Follow the students: McPhaul teacher bases lessons on children’s interests

Baumgarner
Phillip Baumgarner teaches 3- and 4-year-olds at the McPhaul Child and Family Development Center. As a trained actor and director

Phillip Baumgarner isn’t an ordinary preschool teacher. 

He’s Mr. Phillip, an early childhood professional at the McPhaul Child and Family Development Center, known for teaching break dancing or painting patterns on fingernails in his class.

 “I take my lead from the kids,” he said. “They tell me what they’re interested in, and, by following their interests, I’m able to bring in other areas for them—math, science, creative arts. That’s how we attack it.”

So when his students were busting moves during class, Mr. Phillip brought in instructional break dancing videos and his preschoolers peer-taught each other Six Step floor spins and Top Rock footwork. He even brought in the UGA Break Dance Club to give a demonstration to his class. 

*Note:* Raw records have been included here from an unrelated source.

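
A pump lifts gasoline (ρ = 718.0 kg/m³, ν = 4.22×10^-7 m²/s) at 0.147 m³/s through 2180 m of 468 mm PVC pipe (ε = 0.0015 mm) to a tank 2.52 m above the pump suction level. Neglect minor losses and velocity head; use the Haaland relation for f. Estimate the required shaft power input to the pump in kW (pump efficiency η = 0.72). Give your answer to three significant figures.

V = 4Q/(πD²) = 0.8545 m/s; Re = 9.48×10^5; ε/D = 3.21×10^-6; f = 0.01174
h_f = f(L/D)V²/2g = 2.036 m
Total head H = z + h_f = 2.52 + 2.036 = 4.556 m
P_hyd = ρgQH = 718.0·9.81·0.147·4.556 = 4.717 kW
P_shaft = P_hyd/η = 4.717/0.72 = 6.552 kW

P_shaft ≈ 6.55 kW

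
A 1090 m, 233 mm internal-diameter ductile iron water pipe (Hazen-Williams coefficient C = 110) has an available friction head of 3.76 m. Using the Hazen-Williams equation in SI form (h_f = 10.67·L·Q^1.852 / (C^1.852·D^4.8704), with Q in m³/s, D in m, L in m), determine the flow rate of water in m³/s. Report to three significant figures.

Rearranging: Q = [h_f·C^1.852·D^4.8704 / (10.67·L)]^(1/1.852)
Q = [3.76·110^1.852·0.233^4.8704 / (10.67·1090)]^0.540 = 0.03112 m³/s

Q ≈ 0.0311 m³/s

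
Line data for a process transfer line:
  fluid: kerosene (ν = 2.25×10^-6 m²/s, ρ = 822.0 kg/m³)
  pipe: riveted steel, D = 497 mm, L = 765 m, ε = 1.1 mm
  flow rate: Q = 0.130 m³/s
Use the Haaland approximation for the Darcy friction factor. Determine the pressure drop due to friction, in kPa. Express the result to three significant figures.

V = 4Q/(πD²) = 4·0.130/(π·0.497²) = 0.6701 m/s
Re = VD/ν = 0.6701·0.497/2.25×10^-6 = 1.48×10^5 → turbulent
ε/D = 1.1/497 = 0.00221
Haaland: f = 0.02509
h_f = f(L/D)V²/(2g) = 0.02509·(765/0.497)·0.6701²/(2·9.81) = 0.8839 m
Δp = ρg·h_f = 822.0·9.81·0.8839 = 7.128 kPa

Δp ≈ 7.13 kPa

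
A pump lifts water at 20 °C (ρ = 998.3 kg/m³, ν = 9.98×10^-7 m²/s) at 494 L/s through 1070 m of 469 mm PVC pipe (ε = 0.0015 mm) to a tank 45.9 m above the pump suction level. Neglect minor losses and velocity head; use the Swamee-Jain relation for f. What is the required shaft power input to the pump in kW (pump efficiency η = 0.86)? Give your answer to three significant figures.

P_shaft ≈ 318 kW

V = 4Q/(πD²) = 2.860 m/s; Re = 1.34×10^6; ε/D = 3.20×10^-6; f = 0.01115
h_f = f(L/D)V²/2g = 10.60 m
Total head H = z + h_f = 45.9 + 10.60 = 56.50 m
P_hyd = ρgQH = 998.3·9.81·0.494·56.50 = 273.3 kW
P_shaft = P_hyd/η = 273.3/0.86 = 317.8 kW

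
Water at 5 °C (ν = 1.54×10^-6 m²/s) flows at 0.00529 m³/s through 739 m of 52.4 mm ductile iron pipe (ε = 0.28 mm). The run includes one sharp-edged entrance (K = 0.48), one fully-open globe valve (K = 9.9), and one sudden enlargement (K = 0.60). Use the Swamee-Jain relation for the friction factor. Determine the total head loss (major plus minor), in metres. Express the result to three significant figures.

V = 4Q/(πD²) = 2.453 m/s; V²/2g = 0.3067 m
Re = 8.35×10^4, ε/D = 0.00534 → f = 0.03234 (Swamee-Jain)
Major: h_f = f(L/D)·V²/2g = 0.03234·14103·0.3067 = 139.9 m
Minor: ΣK = 11.0; h_m = ΣK·V²/2g = 3.368 m
Total H_L = 139.9 + 3.368 = 143.2 m

H_L ≈ 143 m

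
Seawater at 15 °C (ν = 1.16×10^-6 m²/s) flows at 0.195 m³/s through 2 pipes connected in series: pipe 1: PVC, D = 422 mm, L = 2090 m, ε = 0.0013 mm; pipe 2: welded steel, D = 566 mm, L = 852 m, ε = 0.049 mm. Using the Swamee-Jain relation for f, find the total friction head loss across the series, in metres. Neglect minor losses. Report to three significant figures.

H ≈ 7.11 m

Pipe 1: V = 1.394 m/s, Re = 5.07×10^5, ε/D = 3.08×10^-6, f = 0.01311, h_1 = f(L/D)V²/2g = 6.431 m
Pipe 2: V = 0.7750 m/s, Re = 3.78×10^5, ε/D = 8.66×10^-5, f = 0.01482, h_2 = f(L/D)V²/2g = 0.6831 m
Series → Q common, losses add: H = Σh = 7.114 m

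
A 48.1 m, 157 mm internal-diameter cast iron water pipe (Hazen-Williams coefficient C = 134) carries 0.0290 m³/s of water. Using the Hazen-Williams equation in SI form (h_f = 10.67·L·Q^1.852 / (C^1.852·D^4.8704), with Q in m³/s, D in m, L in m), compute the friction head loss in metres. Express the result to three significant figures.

h_f = 10.67·48.1·0.0290^1.852 / (134^1.852·0.157^4.8704) = 0.6911 m

h_f ≈ 0.691 m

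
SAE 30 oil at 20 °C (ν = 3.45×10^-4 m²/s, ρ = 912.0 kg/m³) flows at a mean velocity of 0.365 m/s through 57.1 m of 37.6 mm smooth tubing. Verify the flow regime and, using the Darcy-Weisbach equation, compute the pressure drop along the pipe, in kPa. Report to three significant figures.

Δp ≈ 148 kPa

Re = VD/ν = 0.365·0.03760/3.45×10^-4 = 39.8 → laminar (Re < 2300)
f = 64/Re = 1.609
h_f = f(L/D)V²/(2g) = 1.609·(57.1/0.03760)·0.365²/(2·9.81) = 16.59 m
Δp = ρg·h_f = 912.0·9.81·16.59 = 148.4 kPa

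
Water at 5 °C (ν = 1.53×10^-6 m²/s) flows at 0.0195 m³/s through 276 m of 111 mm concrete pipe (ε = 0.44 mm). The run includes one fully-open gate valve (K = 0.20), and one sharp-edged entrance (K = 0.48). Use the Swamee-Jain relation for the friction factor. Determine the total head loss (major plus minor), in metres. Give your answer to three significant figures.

V = 4Q/(πD²) = 2.015 m/s; V²/2g = 0.2070 m
Re = 1.46×10^5, ε/D = 0.00396 → f = 0.02931 (Swamee-Jain)
Major: h_f = f(L/D)·V²/2g = 0.02931·2486·0.2070 = 15.08 m
Minor: ΣK = 0.680; h_m = ΣK·V²/2g = 0.1407 m
Total H_L = 15.08 + 0.1407 = 15.22 m

H_L ≈ 15.2 m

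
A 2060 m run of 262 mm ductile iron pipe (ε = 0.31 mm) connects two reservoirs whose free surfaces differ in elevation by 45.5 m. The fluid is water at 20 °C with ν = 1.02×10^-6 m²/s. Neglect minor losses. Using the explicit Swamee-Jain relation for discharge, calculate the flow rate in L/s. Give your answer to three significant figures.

Swamee-Jain (Type II): Q = -0.965·√(gD⁵h_f/L)·ln[ε/(3.7D) + √(3.17ν²L/(gD³h_f))]
√(gD⁵h_f/L) = √(9.81·0.262⁵·45.5/2060) = 0.01636
ε/(3.7D) = 3.20×10^-4; √(3.17ν²L/(gD³h_f)) = 2.91×10^-5
Q = -0.965·0.01636·ln(3.489×10^-4) = 0.1256 m³/s
Check: V = 2.33 m/s, Re = 5.99×10^5, f = 0.02102, h_f = 45.8 m ≈ 45.5 m ✓

Q ≈ 126 L/s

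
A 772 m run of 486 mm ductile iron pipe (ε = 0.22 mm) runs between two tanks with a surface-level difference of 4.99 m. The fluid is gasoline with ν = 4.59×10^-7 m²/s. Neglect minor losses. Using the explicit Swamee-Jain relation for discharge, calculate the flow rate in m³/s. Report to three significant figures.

Swamee-Jain (Type II): Q = -0.965·√(gD⁵h_f/L)·ln[ε/(3.7D) + √(3.17ν²L/(gD³h_f))]
√(gD⁵h_f/L) = √(9.81·0.486⁵·4.99/772) = 0.04146
ε/(3.7D) = 1.22×10^-4; √(3.17ν²L/(gD³h_f)) = 9.58×10^-6
Q = -0.965·0.04146·ln(1.319×10^-4) = 0.3574 m³/s
Check: V = 1.93 m/s, Re = 2.04×10^6, f = 0.01668, h_f = 5.01 m ≈ 4.99 m ✓

Q ≈ 0.357 m³/s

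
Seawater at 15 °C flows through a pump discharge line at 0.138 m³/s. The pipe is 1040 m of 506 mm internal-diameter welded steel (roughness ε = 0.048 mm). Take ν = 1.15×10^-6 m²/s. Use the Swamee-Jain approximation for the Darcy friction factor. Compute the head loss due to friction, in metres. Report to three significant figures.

V = 4Q/(πD²) = 4·0.138/(π·0.506²) = 0.6863 m/s
Re = VD/ν = 0.6863·0.506/1.15×10^-6 = 3.02×10^5 → turbulent
ε/D = 0.048/506 = 9.49×10^-5
Swamee-Jain: f = 0.01537
h_f = f(L/D)V²/(2g) = 0.01537·(1040/0.506)·0.6863²/(2·9.81) = 0.7585 m

h_f ≈ 0.758 m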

This year, students are into dinosaurs. The class has visited the giant sloth fossils in the science library, made their own stuffed dinosaur—complete with papier-mâché eggs and a nest of leaves, pine straw and wood chips gathered from the yard. Then the class learned about asteroids and space—and even made their own space suits out of aluminum foil. 

Mr. Phillip’s preschool class of 3- and 4-year-olds isn’t really a traditional preschool class. 

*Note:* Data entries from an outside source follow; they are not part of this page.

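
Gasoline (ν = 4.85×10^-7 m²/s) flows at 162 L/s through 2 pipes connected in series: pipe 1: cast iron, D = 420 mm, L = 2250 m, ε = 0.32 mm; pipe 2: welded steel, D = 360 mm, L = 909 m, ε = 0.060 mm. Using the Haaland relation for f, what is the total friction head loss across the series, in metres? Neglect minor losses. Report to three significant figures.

H ≈ 11.6 m

Pipe 1: V = 1.169 m/s, Re = 1.01×10^6, ε/D = 7.62×10^-4, f = 0.01875, h_1 = f(L/D)V²/2g = 7.002 m
Pipe 2: V = 1.592 m/s, Re = 1.18×10^6, ε/D = 1.67×10^-4, f = 0.01408, h_2 = f(L/D)V²/2g = 4.591 m
Series → Q common, losses add: H = Σh = 11.59 m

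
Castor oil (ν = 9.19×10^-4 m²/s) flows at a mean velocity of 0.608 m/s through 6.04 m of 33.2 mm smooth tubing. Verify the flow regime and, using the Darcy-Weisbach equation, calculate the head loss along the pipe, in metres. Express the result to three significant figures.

h_f ≈ 9.99 m

Re = VD/ν = 0.608·0.03320/9.19×10^-4 = 22.0 → laminar (Re < 2300)
f = 64/Re = 2.914
h_f = f(L/D)V²/(2g) = 2.914·(6.04/0.03320)·0.608²/(2·9.81) = 9.988 m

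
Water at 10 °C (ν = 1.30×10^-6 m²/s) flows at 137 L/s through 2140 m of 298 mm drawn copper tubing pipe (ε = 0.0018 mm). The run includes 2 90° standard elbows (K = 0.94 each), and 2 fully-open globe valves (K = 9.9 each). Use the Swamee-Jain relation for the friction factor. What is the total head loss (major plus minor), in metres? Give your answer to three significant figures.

V = 4Q/(πD²) = 1.964 m/s; V²/2g = 0.1967 m
Re = 4.50×10^5, ε/D = 6.04×10^-6 → f = 0.01343 (Swamee-Jain)
Major: h_f = f(L/D)·V²/2g = 0.01343·7181·0.1967 = 18.97 m
Minor: ΣK = 21.7; h_m = ΣK·V²/2g = 4.263 m
Total H_L = 18.97 + 4.263 = 23.23 m

H_L ≈ 23.2 m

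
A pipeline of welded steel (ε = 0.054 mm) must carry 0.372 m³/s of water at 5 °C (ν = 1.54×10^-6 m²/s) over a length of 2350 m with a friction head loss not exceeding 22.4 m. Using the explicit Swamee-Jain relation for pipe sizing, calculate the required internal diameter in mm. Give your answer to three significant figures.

D ≈ 448 mm

Swamee-Jain (Type III): D = 0.66·[ε^1.25·(LQ²/(gh_f))^4.75 + ν·Q^9.4·(L/(gh_f))^5.2]^0.04
LQ²/(gh_f) = 1.480; L/(gh_f) = 10.69
Term 1 = ε^1.25·(…)^4.75 = 2.98×10^-5; Term 2 = ν·Q^9.4·(…)^5.2 = 3.18×10^-5
D = 0.66·(2.98×10^-5 + 3.18×10^-5)^0.04 = 0.4478 m = 448 mm
Check: V = 2.36 m/s, Re = 6.87×10^5, f = 0.01424, h_f = 21.2 m ≈ 22.4 m ✓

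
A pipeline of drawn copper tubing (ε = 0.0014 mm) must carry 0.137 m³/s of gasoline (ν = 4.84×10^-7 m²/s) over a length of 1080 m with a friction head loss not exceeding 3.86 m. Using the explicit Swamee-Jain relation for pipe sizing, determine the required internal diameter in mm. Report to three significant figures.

Swamee-Jain (Type III): D = 0.66·[ε^1.25·(LQ²/(gh_f))^4.75 + ν·Q^9.4·(L/(gh_f))^5.2]^0.04
LQ²/(gh_f) = 0.5353; L/(gh_f) = 28.52
Term 1 = ε^1.25·(…)^4.75 = 2.47×10^-9; Term 2 = ν·Q^9.4·(…)^5.2 = 1.37×10^-7
D = 0.66·(2.47×10^-9 + 1.37×10^-7)^0.04 = 0.3510 m = 351 mm
Check: V = 1.42 m/s, Re = 1.03×10^6, f = 0.01166, h_f = 3.66 m ≈ 3.86 m ✓

D ≈ 351 mm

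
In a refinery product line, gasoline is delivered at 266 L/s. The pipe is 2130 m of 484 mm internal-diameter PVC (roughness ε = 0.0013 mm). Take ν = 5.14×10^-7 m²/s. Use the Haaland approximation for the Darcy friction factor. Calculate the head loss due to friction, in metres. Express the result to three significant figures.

V = 4Q/(πD²) = 4·0.266/(π·0.484²) = 1.446 m/s
Re = VD/ν = 1.446·0.484/5.14×10^-7 = 1.36×10^6 → turbulent
ε/D = 0.0013/484 = 2.69×10^-6
Haaland: f = 0.01106
h_f = f(L/D)V²/(2g) = 0.01106·(2130/0.484)·1.446²/(2·9.81) = 5.186 m

h_f ≈ 5.19 m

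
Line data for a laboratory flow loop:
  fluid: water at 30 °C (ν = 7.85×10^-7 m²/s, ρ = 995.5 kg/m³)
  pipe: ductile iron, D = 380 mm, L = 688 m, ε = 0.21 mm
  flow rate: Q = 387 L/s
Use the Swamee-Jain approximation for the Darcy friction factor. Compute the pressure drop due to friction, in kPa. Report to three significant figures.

V = 4Q/(πD²) = 4·0.387/(π·0.380²) = 3.412 m/s
Re = VD/ν = 3.412·0.380/7.85×10^-7 = 1.65×10^6 → turbulent
ε/D = 0.21/380 = 5.53×10^-4
Swamee-Jain: f = 0.01745
h_f = f(L/D)V²/(2g) = 0.01745·(688/0.380)·3.412²/(2·9.81) = 18.75 m
Δp = ρg·h_f = 995.5·9.81·18.75 = 183.1 kPa

Δp ≈ 183 kPa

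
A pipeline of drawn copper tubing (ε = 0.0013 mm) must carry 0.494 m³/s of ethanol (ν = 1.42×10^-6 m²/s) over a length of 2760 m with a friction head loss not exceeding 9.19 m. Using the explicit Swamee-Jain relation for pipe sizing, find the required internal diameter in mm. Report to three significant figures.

D ≈ 602 mm

Swamee-Jain (Type III): D = 0.66·[ε^1.25·(LQ²/(gh_f))^4.75 + ν·Q^9.4·(L/(gh_f))^5.2]^0.04
LQ²/(gh_f) = 7.471; L/(gh_f) = 30.61
Term 1 = ε^1.25·(…)^4.75 = 6.18×10^-4; Term 2 = ν·Q^9.4·(…)^5.2 = 0.100
D = 0.66·(6.18×10^-4 + 0.100)^0.04 = 0.6021 m = 602 mm
Check: V = 1.74 m/s, Re = 7.36×10^5, f = 0.01228, h_f = 8.63 m ≈ 9.19 m ✓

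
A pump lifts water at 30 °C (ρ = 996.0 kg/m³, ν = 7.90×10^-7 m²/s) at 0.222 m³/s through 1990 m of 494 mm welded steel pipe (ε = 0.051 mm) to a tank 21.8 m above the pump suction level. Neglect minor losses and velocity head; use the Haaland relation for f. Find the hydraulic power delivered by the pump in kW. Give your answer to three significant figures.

P_hyd ≈ 55.5 kW

V = 4Q/(πD²) = 1.158 m/s; Re = 7.24×10^5; ε/D = 1.03×10^-4; f = 0.01376
h_f = f(L/D)V²/2g = 3.789 m
Total head H = z + h_f = 21.8 + 3.789 = 25.59 m
P_hyd = ρgQH = 996.0·9.81·0.222·25.59 = 55.51 kW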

Sure, the class plays musical chairs. Only in Mr. Phillip’s class no one is ever out. The children have to find a way to sit down—on someone’s lap, next to the chair.

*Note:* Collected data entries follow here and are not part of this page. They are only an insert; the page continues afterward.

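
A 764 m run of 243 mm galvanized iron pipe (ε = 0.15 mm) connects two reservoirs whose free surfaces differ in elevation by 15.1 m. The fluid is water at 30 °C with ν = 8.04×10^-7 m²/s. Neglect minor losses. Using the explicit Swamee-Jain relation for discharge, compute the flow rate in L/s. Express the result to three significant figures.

Swamee-Jain (Type II): Q = -0.965·√(gD⁵h_f/L)·ln[ε/(3.7D) + √(3.17ν²L/(gD³h_f))]
√(gD⁵h_f/L) = √(9.81·0.243⁵·15.1/764) = 0.01282
ε/(3.7D) = 1.67×10^-4; √(3.17ν²L/(gD³h_f)) = 2.71×10^-5
Q = -0.965·0.01282·ln(1.940×10^-4) = 0.1057 m³/s
Check: V = 2.28 m/s, Re = 6.89×10^5, f = 0.01825, h_f = 15.2 m ≈ 15.1 m ✓

Q ≈ 106 L/s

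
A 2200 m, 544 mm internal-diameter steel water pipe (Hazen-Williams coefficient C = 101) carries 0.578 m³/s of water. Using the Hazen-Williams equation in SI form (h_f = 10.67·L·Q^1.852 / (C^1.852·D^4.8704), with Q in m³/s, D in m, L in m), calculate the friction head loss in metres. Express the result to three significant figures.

h_f ≈ 32.0 m

h_f = 10.67·2200·0.578^1.852 / (101^1.852·0.544^4.8704) = 32.02 m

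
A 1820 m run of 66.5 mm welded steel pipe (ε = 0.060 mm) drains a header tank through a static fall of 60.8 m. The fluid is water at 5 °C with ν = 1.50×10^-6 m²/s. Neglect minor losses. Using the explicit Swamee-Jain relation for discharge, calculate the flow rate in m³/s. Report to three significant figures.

Q ≈ 0.00477 m³/s

Swamee-Jain (Type II): Q = -0.965·√(gD⁵h_f/L)·ln[ε/(3.7D) + √(3.17ν²L/(gD³h_f))]
√(gD⁵h_f/L) = √(9.81·0.0665⁵·60.8/1820) = 6.528×10^-4
ε/(3.7D) = 2.44×10^-4; √(3.17ν²L/(gD³h_f)) = 2.72×10^-4
Q = -0.965·6.528×10^-4·ln(5.159×10^-4) = 0.004769 m³/s
Check: V = 1.37 m/s, Re = 6.09×10^4, f = 0.02327, h_f = 61.2 m ≈ 60.8 m ✓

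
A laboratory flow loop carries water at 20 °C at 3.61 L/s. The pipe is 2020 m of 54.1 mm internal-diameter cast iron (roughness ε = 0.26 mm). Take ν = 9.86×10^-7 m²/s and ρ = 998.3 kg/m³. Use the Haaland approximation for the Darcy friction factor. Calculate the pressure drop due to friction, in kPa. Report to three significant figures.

V = 4Q/(πD²) = 4·0.00361/(π·0.0541²) = 1.570 m/s
Re = VD/ν = 1.570·0.0541/9.86×10^-7 = 8.62×10^4 → turbulent
ε/D = 0.26/54.1 = 0.00481
Haaland: f = 0.03107
h_f = f(L/D)V²/(2g) = 0.03107·(2020/0.0541)·1.570²/(2·9.81) = 145.8 m
Δp = ρg·h_f = 998.3·9.81·145.8 = 1428 kPa

Δp ≈ 1430 kPa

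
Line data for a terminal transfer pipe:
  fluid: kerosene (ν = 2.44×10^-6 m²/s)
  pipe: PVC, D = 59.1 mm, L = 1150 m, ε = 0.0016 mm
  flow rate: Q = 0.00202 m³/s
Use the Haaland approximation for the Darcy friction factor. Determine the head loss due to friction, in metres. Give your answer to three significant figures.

V = 4Q/(πD²) = 4·0.00202/(π·0.0591²) = 0.7364 m/s
Re = VD/ν = 0.7364·0.0591/2.44×10^-6 = 1.78×10^4 → turbulent
ε/D = 0.0016/59.1 = 2.71×10^-5
Haaland: f = 0.02654
h_f = f(L/D)V²/(2g) = 0.02654·(1150/0.0591)·0.7364²/(2·9.81) = 14.27 m

h_f ≈ 14.3 m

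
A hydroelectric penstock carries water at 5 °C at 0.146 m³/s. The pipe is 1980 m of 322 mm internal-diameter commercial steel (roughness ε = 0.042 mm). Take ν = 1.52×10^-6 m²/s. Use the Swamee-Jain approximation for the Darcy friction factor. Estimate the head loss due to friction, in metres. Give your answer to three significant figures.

V = 4Q/(πD²) = 4·0.146/(π·0.322²) = 1.793 m/s
Re = VD/ν = 1.793·0.322/1.52×10^-6 = 3.80×10^5 → turbulent
ε/D = 0.042/322 = 1.30×10^-4
Swamee-Jain: f = 0.01527
h_f = f(L/D)V²/(2g) = 0.01527·(1980/0.322)·1.793²/(2·9.81) = 15.38 m

h_f ≈ 15.4 m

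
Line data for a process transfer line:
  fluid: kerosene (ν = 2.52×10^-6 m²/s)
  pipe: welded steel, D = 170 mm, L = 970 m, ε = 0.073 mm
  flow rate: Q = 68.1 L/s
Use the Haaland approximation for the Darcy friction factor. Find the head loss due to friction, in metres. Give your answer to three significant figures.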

“It’s a lot of fun,” Mr. Phillip said. “Usually it ends with a dog pile—a very happy dog pile—at the end.”

Rather than singing We’re Going on a Bear Hunt, one of the more traditional preschool songs, Mr. Phillip takes his class on The Cool Bear Hunt. 

Instead of “the old fashioned walking through the woods, crossing a river, going up a tree, you swim across a peanut butter river. You eat your way across. You take crackers and get to have a snack in the middle of it. You go through a Jell-O swamp, candy factory and there’s some lovely sounds you get to make when you do that,” he said while demonstrating chomping and lip-vibrating sound effects.

Mr. Phillip doesn’t just read books to his 3- and 4-year-olds. No, the trained thespian (he has a master’s in directing) gives a dramatic reading complete with voices and sound effects.

And when he’s done, it’s the children’s turn. He has them act out the books.

“It’s not just my stage. I try to share it,” he said.

And those books he reads to the students—they’re not just picture books, they’re post-modern picture books. 

“We like to instill the idea of visual literacy,” he said. “You can look at the picture and tell me the story. And that is reading. You’re looking at someone with a frown and saying they might be sad because. . . there’s his kite in the middle of the lake.”

Usha Rodrigues, an associate law professor, had a daughter in Mr. Phillip’s class.

“He’s great,” she said. “He has boundless energy and enthusiasm. And he has a lot of control over the class. He keeps the kids engaged, paying attention and focused.”

But students and parents aren’t the only ones to notice Mr. Phillip’s zeal for his job. He recently received the Georgia Association on Young Children’s Fan Brooke Award for innovation, enthusiasm and dedication in working with young children. 

“Every morning I’m excited about what I get to do,” he said. “It might be just the fact that I get to wear pajamas to school. It might be that I get to cook something or create something with a group of children whom I positively adore. It could be that I get to hang out and just talk to kids. I get a lot of fulfillment out of it.

“That sounds overtly passionate,” he said. “That’s how I feel. It’s a great gig.”